Saturday, June 19, 2004
Vegetation Situation
Given that the month of May, and now again the month of June have neighbors chatting about how it might not be a waste to start an Ark, also given high temps and humidity, my back yard though small is a jungle. It was cut back to zero two weeks ago and is now over waist high, a wall of vegetation. Either I must buy a sheep or resurrect the clippers and get going. I seem to have already read my whole big fat sack of grocery store books. Might as well get out there and try to find the dirt.

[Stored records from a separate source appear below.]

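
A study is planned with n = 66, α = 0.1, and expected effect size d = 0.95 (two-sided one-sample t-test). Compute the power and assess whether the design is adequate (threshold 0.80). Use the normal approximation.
Power ≈ 1.00; the study is adequately powered (power ≥ 0.80)

Power calculation (one-sample t-test, normal approximation):
z_β = d · √n - z_{α/2}
z_β = 0.95 · √66 - 1.645
z_β = 0.95 · 8.124 - 1.645
z_β = 6.073

Power = Φ(z_β) = Φ(6.073) ≈ 1.000

Effect size d = 0.95 is large by Cohen's convention (0.2/0.5/0.8).

Threshold: power ≥ 0.80 is conventionally adequate.
Power ≈ 1.00 → the study is adequately powered (power ≥ 0.80).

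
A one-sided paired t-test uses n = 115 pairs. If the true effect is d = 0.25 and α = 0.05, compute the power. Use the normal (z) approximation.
Power ≈ 0.85

Power calculation (paired t-test, normal approximation):
z_β = d · √n - z_α
z_β = 0.25 · √115 - 1.645
z_β = 0.25 · 10.724 - 1.645
z_β = 1.036

Power = Φ(z_β) = Φ(1.036) ≈ 0.850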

Hi, ho, Hi, ho, I have to go, And mow.
Friday, June 18, 2004
Grocery Store Book Orgy
I have tooled up for my first weekend as a retired person by getting a big fat sack full of grocery store books. As a little kid I was very high-minded, read WORKS OF LITERATURE, just pounded through authors like Milton and Shakespeare and Thomas Hardy and Dickens...et al. Why? I liked to read and that was all I had. A pair of wealthy literature-lovers gave me their entire library when they both became blind. I read it ...all of it...even practically paralytic stuff like Bacon's Essays. The time for me to take courses in English literature was when I was 10-12 years old and soaking up all that worthy verbiage. That was then and this is now. Now I read grocery store books. I just love a 500 p. book that says on the cover..."had to read it in one sitting"...hahahahahaa! Who reads that fast? I DO!! One weekend I read 7 books like that. I like books where a lot happens. I don't like books where the characters keep taking their own emotional temperature, keep checking their feelings for boo-boos. I don't like romances. I like improbably insane adventures. I don't like books where I have to keep standing the author in the corner for being a potty mouth. I like books where I'm either terrified or laughing and sometimes both at once. So, how would a person like me celebrate retirement? With a big pile of low brow literature. Just finished the first. I highly recommend it! Ghost Riders by Sharyn McCrumb. Never heard of her before this book, but it is great. It is how social studies should be but never is, fabulous historical narrative. It is one of those 500 page books I read in one gulp. Here is the ultimate accolade; it is the kind of book that when you have to go to the bathroom/answer the door/ get some Vernors, you read on the way, while there, and on the return, not noticing surroundings. On to the next book!!
Thursday, June 17, 2004
Pimped My Ride
Mood:
mischievious
A couple of months ago a telemarketer called here offering to highgloss polish my car so it will stay shiny for several years...at a cost less than going to the car wash for a while. Since I haven't even ever washed the Honda, I thought that was a fair deal and said yes. Today was the day. I was up at 4:00 A.M. and driving into the crackiest part of the inner city to this place that pimps people's rides. It was a busy place working on Hummers and other expensive SUV's, the kind of place that puts neon lights under the edge of your running boards, britegold bumpers front and back, tiny scampering Christmas lights around the license plate...stuff like that. They also install car alarm systems from a company called Viper and all the employees wore shirts with shocking snakes on the front. Not really a Honda Accord kind of place. Actually not a place for a little old retired schoolteacher from the suburbs. Now that was a unique waiting room experience. I'm still alive and I did push my luck. I was there for two hours. Decided I was NOT going to watch raunchy cable shows on the TV up in the corner. So I got chatty, made everybody talk, on and on quacking and yakking. I thought, "Mrs. Pollifax Gabs in the Ghetto." Was I secretly intimidated? Yes I was, quite a bit. Getting into the car to come home, I suddenly felt too tired to drive, just filletted and I'm feeling it now. My first adventure as a retired person. How does the car look? Very shiny. I wonder how it would look with pink neon underlights.